C’est au début des années 1980 que ces derniers ont commencé à arriver en France. Aujourd’hui, ils sont une des premières nationalités à solliciter l’asile et à se voir reconnaître le statut de réfugiés.
En 2008, 15 % des 11 441 nouveaux réfugiés étaient sri-lankais. Les Tamouls sri-lankais constituent même depuis deux ans la première population réfugiée en France, avec 18 102 personnes. S’y ajoutent tous ceux qui sont devenus des citoyens français, et leurs enfants qui le sont aussi.
La communauté fortement structurée autour de commerces, de médias, d’associations, et de services joue un rôle très important dans l’installation et la vie quotidienne des Tamouls. En témoigne l’espace central qu’est devenu le quartier de La Chapelle à Paris, à la frontière du 10e et 18e arrondissements, nommé « Petite Jaffna » en référence au nom de la capitale de leur région au Sri Lanka. S’y entremêlent boutiques, associations culturelles, temples hindous et écoles proposant des activités extrascolaires (soutien, cours de tamoul, de danse, de musique).
ASCENSION PAR L’ÉDUCATION
La première génération, maîtrisant peu la langue française, travaille principalement dans le secteur du nettoyage et de la restauration. « Mal intégrée, elle est dépendante de tous ces circuits d’entraide », relève Eric Meyer, professeur et vice-président de l’Institut des Langues’O. Leurs enfants, eux, sont bien intégrés, et réussissent souvent brillamment à l’école.
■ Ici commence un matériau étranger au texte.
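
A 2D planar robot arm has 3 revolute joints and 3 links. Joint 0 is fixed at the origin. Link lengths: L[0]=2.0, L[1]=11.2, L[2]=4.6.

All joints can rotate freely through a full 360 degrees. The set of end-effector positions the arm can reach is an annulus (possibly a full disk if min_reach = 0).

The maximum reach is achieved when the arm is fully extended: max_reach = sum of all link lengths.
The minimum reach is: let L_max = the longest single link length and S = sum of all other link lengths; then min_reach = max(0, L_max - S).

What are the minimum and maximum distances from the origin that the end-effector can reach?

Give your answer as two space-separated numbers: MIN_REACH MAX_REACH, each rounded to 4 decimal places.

Answer: 4.6000 17.8000

Derivation:
Link lengths: [2.0, 11.2, 4.6]
max_reach = 2 + 11.2 + 4.6 = 17.8
L_max = max([2.0, 11.2, 4.6]) = 11.2
S (sum of others) = 17.8 - 11.2 = 6.6
min_reach = max(0, 11.2 - 6.6) = max(0, 4.6) = 4.6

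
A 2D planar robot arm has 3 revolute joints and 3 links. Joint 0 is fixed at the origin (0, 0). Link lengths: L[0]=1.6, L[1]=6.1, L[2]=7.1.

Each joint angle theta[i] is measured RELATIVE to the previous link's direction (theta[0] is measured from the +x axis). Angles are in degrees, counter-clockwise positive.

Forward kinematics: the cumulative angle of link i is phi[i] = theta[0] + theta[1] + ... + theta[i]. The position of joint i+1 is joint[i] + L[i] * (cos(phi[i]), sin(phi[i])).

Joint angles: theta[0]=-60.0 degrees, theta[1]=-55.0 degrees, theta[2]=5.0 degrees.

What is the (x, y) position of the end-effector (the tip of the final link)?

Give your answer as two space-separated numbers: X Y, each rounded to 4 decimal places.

joint[0] = (0.0000, 0.0000)  (base)
link 0: phi[0] = -60 = -60 deg
  cos(-60 deg) = 0.5000, sin(-60 deg) = -0.8660
  joint[1] = (0.0000, 0.0000) + 1.6 * (0.5000, -0.8660) = (0.0000 + 0.8000, 0.0000 + -1.3856) = (0.8000, -1.3856)
link 1: phi[1] = -60 + -55 = -115 deg
  cos(-115 deg) = -0.4226, sin(-115 deg) = -0.9063
  joint[2] = (0.8000, -1.3856) + 6.1 * (-0.4226, -0.9063) = (0.8000 + -2.5780, -1.3856 + -5.5285) = (-1.7780, -6.9141)
link 2: phi[2] = -60 + -55 + 5 = -110 deg
  cos(-110 deg) = -0.3420, sin(-110 deg) = -0.9397
  joint[3] = (-1.7780, -6.9141) + 7.1 * (-0.3420, -0.9397) = (-1.7780 + -2.4283, -6.9141 + -6.6718) = (-4.2063, -13.5859)
End effector: (-4.2063, -13.5859)

Answer: -4.2063 -13.5859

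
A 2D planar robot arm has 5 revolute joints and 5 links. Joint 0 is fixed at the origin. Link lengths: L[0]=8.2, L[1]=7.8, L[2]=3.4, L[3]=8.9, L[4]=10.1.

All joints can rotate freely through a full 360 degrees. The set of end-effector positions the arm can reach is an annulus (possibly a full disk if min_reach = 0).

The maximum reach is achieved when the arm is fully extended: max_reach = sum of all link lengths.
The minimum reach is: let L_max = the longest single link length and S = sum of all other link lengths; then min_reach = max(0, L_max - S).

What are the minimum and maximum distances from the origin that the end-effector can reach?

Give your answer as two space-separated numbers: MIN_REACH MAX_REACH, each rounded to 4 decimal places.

Answer: 0.0000 38.4000

Derivation:
Link lengths: [8.2, 7.8, 3.4, 8.9, 10.1]
max_reach = 8.2 + 7.8 + 3.4 + 8.9 + 10.1 = 38.4
L_max = max([8.2, 7.8, 3.4, 8.9, 10.1]) = 10.1
S (sum of others) = 38.4 - 10.1 = 28.3
min_reach = max(0, 10.1 - 28.3) = max(0, -18.2) = 0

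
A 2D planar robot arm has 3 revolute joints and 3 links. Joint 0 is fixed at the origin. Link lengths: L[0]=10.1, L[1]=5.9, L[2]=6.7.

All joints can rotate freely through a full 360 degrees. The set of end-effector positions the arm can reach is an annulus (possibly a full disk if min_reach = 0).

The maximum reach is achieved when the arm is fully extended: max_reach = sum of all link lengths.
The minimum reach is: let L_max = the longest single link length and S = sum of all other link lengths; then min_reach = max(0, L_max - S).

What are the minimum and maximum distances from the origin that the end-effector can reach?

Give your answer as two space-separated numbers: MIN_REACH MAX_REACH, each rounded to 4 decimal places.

Answer: 0.0000 22.7000

Derivation:
Link lengths: [10.1, 5.9, 6.7]
max_reach = 10.1 + 5.9 + 6.7 = 22.7
L_max = max([10.1, 5.9, 6.7]) = 10.1
S (sum of others) = 22.7 - 10.1 = 12.6
min_reach = max(0, 10.1 - 12.6) = max(0, -2.5) = 0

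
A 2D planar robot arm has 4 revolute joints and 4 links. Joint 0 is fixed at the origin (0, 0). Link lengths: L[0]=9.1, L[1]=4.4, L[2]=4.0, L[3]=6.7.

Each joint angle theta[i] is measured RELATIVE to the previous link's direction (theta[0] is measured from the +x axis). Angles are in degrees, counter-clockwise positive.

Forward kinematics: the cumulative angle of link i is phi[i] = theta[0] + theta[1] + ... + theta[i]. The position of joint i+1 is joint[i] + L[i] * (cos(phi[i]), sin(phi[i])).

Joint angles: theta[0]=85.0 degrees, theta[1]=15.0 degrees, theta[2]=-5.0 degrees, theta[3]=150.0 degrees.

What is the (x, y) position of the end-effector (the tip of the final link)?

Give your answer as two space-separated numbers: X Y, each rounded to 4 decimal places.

Answer: -3.1511 11.3110

Derivation:
joint[0] = (0.0000, 0.0000)  (base)
link 0: phi[0] = 85 = 85 deg
  cos(85 deg) = 0.0872, sin(85 deg) = 0.9962
  joint[1] = (0.0000, 0.0000) + 9.1 * (0.0872, 0.9962) = (0.0000 + 0.7931, 0.0000 + 9.0654) = (0.7931, 9.0654)
link 1: phi[1] = 85 + 15 = 100 deg
  cos(100 deg) = -0.1736, sin(100 deg) = 0.9848
  joint[2] = (0.7931, 9.0654) + 4.4 * (-0.1736, 0.9848) = (0.7931 + -0.7641, 9.0654 + 4.3332) = (0.0291, 13.3985)
link 2: phi[2] = 85 + 15 + -5 = 95 deg
  cos(95 deg) = -0.0872, sin(95 deg) = 0.9962
  joint[3] = (0.0291, 13.3985) + 4 * (-0.0872, 0.9962) = (0.0291 + -0.3486, 13.3985 + 3.9848) = (-0.3196, 17.3833)
link 3: phi[3] = 85 + 15 + -5 + 150 = 245 deg
  cos(245 deg) = -0.4226, sin(245 deg) = -0.9063
  joint[4] = (-0.3196, 17.3833) + 6.7 * (-0.4226, -0.9063) = (-0.3196 + -2.8315, 17.3833 + -6.0723) = (-3.1511, 11.3110)
End effector: (-3.1511, 11.3110)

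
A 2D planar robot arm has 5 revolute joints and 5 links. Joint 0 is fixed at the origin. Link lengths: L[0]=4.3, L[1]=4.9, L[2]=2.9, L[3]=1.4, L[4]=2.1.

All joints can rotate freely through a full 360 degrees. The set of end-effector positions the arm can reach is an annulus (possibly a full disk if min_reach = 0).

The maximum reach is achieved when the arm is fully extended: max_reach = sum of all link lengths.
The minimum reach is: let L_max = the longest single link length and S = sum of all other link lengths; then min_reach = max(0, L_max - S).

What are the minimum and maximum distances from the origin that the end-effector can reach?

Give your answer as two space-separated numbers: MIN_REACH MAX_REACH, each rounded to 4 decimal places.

Link lengths: [4.3, 4.9, 2.9, 1.4, 2.1]
max_reach = 4.3 + 4.9 + 2.9 + 1.4 + 2.1 = 15.6
L_max = max([4.3, 4.9, 2.9, 1.4, 2.1]) = 4.9
S (sum of others) = 15.6 - 4.9 = 10.7
min_reach = max(0, 4.9 - 10.7) = max(0, -5.8) = 0

Answer: 0.0000 15.6000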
Il n’est pas rare de voir des jeunes d’origine tamoule réussir des études d’ingénierie, de droit ou de médecine, quand leurs parents sont femmes de ménage et plongeurs dans un restaurant.
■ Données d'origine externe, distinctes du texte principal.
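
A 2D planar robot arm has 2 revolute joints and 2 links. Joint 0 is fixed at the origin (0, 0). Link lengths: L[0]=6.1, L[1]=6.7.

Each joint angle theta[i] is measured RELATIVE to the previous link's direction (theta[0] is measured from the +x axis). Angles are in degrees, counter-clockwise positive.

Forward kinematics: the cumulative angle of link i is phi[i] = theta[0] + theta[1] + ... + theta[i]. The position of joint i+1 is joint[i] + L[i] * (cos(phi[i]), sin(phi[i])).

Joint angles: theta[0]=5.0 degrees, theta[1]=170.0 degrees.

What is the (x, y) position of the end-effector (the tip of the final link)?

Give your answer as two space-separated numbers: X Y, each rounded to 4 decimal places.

joint[0] = (0.0000, 0.0000)  (base)
link 0: phi[0] = 5 = 5 deg
  cos(5 deg) = 0.9962, sin(5 deg) = 0.0872
  joint[1] = (0.0000, 0.0000) + 6.1 * (0.9962, 0.0872) = (0.0000 + 6.0768, 0.0000 + 0.5317) = (6.0768, 0.5317)
link 1: phi[1] = 5 + 170 = 175 deg
  cos(175 deg) = -0.9962, sin(175 deg) = 0.0872
  joint[2] = (6.0768, 0.5317) + 6.7 * (-0.9962, 0.0872) = (6.0768 + -6.6745, 0.5317 + 0.5839) = (-0.5977, 1.1156)
End effector: (-0.5977, 1.1156)

Answer: -0.5977 1.1156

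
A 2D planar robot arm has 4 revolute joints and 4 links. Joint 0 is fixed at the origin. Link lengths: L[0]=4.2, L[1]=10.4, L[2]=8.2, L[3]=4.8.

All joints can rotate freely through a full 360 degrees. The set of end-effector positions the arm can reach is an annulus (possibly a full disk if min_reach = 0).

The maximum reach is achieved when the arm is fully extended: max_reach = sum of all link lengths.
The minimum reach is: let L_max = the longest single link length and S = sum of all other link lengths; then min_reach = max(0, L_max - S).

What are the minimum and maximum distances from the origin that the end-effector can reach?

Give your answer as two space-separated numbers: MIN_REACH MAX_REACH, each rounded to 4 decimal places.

Answer: 0.0000 27.6000

Derivation:
Link lengths: [4.2, 10.4, 8.2, 4.8]
max_reach = 4.2 + 10.4 + 8.2 + 4.8 = 27.6
L_max = max([4.2, 10.4, 8.2, 4.8]) = 10.4
S (sum of others) = 27.6 - 10.4 = 17.2
min_reach = max(0, 10.4 - 17.2) = max(0, -6.8) = 0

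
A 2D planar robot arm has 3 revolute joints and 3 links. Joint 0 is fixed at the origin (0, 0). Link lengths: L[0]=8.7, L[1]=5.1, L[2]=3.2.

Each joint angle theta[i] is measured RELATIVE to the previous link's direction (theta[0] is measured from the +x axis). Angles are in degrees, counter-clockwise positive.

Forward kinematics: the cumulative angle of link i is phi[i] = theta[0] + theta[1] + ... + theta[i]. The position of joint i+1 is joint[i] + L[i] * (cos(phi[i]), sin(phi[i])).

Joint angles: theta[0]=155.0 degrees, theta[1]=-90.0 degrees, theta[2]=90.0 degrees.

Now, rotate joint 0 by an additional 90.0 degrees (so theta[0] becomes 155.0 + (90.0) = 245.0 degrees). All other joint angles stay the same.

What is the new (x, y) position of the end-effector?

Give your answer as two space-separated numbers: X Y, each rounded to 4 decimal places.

Answer: -9.6513 -8.6297

Derivation:
joint[0] = (0.0000, 0.0000)  (base)
link 0: phi[0] = 245 = 245 deg
  cos(245 deg) = -0.4226, sin(245 deg) = -0.9063
  joint[1] = (0.0000, 0.0000) + 8.7 * (-0.4226, -0.9063) = (0.0000 + -3.6768, 0.0000 + -7.8849) = (-3.6768, -7.8849)
link 1: phi[1] = 245 + -90 = 155 deg
  cos(155 deg) = -0.9063, sin(155 deg) = 0.4226
  joint[2] = (-3.6768, -7.8849) + 5.1 * (-0.9063, 0.4226) = (-3.6768 + -4.6222, -7.8849 + 2.1554) = (-8.2989, -5.7295)
link 2: phi[2] = 245 + -90 + 90 = 245 deg
  cos(245 deg) = -0.4226, sin(245 deg) = -0.9063
  joint[3] = (-8.2989, -5.7295) + 3.2 * (-0.4226, -0.9063) = (-8.2989 + -1.3524, -5.7295 + -2.9002) = (-9.6513, -8.6297)
End effector: (-9.6513, -8.6297)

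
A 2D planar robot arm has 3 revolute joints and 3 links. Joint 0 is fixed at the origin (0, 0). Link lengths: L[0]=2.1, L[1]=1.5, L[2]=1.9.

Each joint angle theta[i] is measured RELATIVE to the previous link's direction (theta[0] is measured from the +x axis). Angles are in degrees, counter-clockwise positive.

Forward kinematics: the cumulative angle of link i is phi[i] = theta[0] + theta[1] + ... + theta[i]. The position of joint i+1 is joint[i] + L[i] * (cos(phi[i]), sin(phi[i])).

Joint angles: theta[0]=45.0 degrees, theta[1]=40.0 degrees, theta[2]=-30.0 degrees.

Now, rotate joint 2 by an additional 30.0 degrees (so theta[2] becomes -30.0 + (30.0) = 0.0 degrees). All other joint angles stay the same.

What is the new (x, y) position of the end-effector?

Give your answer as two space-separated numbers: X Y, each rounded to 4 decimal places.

Answer: 1.7813 4.8720

Derivation:
joint[0] = (0.0000, 0.0000)  (base)
link 0: phi[0] = 45 = 45 deg
  cos(45 deg) = 0.7071, sin(45 deg) = 0.7071
  joint[1] = (0.0000, 0.0000) + 2.1 * (0.7071, 0.7071) = (0.0000 + 1.4849, 0.0000 + 1.4849) = (1.4849, 1.4849)
link 1: phi[1] = 45 + 40 = 85 deg
  cos(85 deg) = 0.0872, sin(85 deg) = 0.9962
  joint[2] = (1.4849, 1.4849) + 1.5 * (0.0872, 0.9962) = (1.4849 + 0.1307, 1.4849 + 1.4943) = (1.6157, 2.9792)
link 2: phi[2] = 45 + 40 + 0 = 85 deg
  cos(85 deg) = 0.0872, sin(85 deg) = 0.9962
  joint[3] = (1.6157, 2.9792) + 1.9 * (0.0872, 0.9962) = (1.6157 + 0.1656, 2.9792 + 1.8928) = (1.7813, 4.8720)
End effector: (1.7813, 4.8720)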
« Chez les Tamouls, l’ascension sociale se fait par l’éducation. Il ne faut pas oublier qu’au Sri Lanka, pays à 92 % alphabétisé, l’éducation occupe une place centrale », explique Eric Meyer. Dans le même temps, souligne Gaëlle Dequirez, une doctorante travaillant sur la mobilisation politique des Tamouls, « les écoles tamoules répondent à une volonté des parents d’encadrer les activités extrascolaires de leurs enfants, qui doivent dans la mesure du possible ne pas trop subir de »mauvaises« influences », ne pas trop s’éloigner de la culture traditionnelle. Cela ne se passe pas toutefois sans tension entre les deux générations.
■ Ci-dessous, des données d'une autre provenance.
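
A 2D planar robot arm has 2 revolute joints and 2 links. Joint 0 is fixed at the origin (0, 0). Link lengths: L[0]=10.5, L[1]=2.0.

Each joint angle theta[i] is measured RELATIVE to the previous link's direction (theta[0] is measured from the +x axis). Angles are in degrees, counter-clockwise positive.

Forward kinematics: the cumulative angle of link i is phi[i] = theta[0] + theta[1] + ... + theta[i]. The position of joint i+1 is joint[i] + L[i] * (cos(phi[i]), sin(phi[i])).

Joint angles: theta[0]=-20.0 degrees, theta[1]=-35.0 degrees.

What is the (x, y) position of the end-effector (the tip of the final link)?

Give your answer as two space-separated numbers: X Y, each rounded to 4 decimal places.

joint[0] = (0.0000, 0.0000)  (base)
link 0: phi[0] = -20 = -20 deg
  cos(-20 deg) = 0.9397, sin(-20 deg) = -0.3420
  joint[1] = (0.0000, 0.0000) + 10.5 * (0.9397, -0.3420) = (0.0000 + 9.8668, 0.0000 + -3.5912) = (9.8668, -3.5912)
link 1: phi[1] = -20 + -35 = -55 deg
  cos(-55 deg) = 0.5736, sin(-55 deg) = -0.8192
  joint[2] = (9.8668, -3.5912) + 2 * (0.5736, -0.8192) = (9.8668 + 1.1472, -3.5912 + -1.6383) = (11.0139, -5.2295)
End effector: (11.0139, -5.2295)

Answer: 11.0139 -5.2295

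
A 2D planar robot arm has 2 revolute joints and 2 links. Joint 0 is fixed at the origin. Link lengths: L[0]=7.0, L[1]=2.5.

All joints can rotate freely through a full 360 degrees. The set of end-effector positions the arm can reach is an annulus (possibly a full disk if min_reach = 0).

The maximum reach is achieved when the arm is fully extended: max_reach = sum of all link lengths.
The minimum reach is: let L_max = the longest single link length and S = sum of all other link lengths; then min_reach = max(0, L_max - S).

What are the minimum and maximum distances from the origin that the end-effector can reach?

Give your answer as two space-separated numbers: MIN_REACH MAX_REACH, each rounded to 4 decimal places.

Answer: 4.5000 9.5000

Derivation:
Link lengths: [7.0, 2.5]
max_reach = 7 + 2.5 = 9.5
L_max = max([7.0, 2.5]) = 7
S (sum of others) = 9.5 - 7 = 2.5
min_reach = max(0, 7 - 2.5) = max(0, 4.5) = 4.5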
Ecoles, médias, temples... pour nombre d’entre elles, les activités communautaires sont contrôlées par les Tigres. L’attitude des Tamouls vivant en France à l’égard du mouvement des LTTE mêle crainte et fascination. Dans leur ensemble, ils sont loin d’avoir été tous politisés dans leur pays d’origine. Mais qu’ils aient combattu auprès des Tigres et fui le pays après une arrestation par le gouvernement sri-lankais, ou qu’ils aient voulu échapper aux exactions gouvernementales et à l’hostilité des Tigres, « pour beaucoup, relève M. Meyer, le LTTE reste le porte-drapeau d’un idéal d’héroïsme. Y compris chez les jeunes ».
Ceux-ci sont d’ailleurs très actifs dans la mobilisation actuelle. « Un divorce finira peut-être par se produire avec les jeunes, poursuit M. Meyer. Tout dépendra toutefois de l’issue des événements actuels... »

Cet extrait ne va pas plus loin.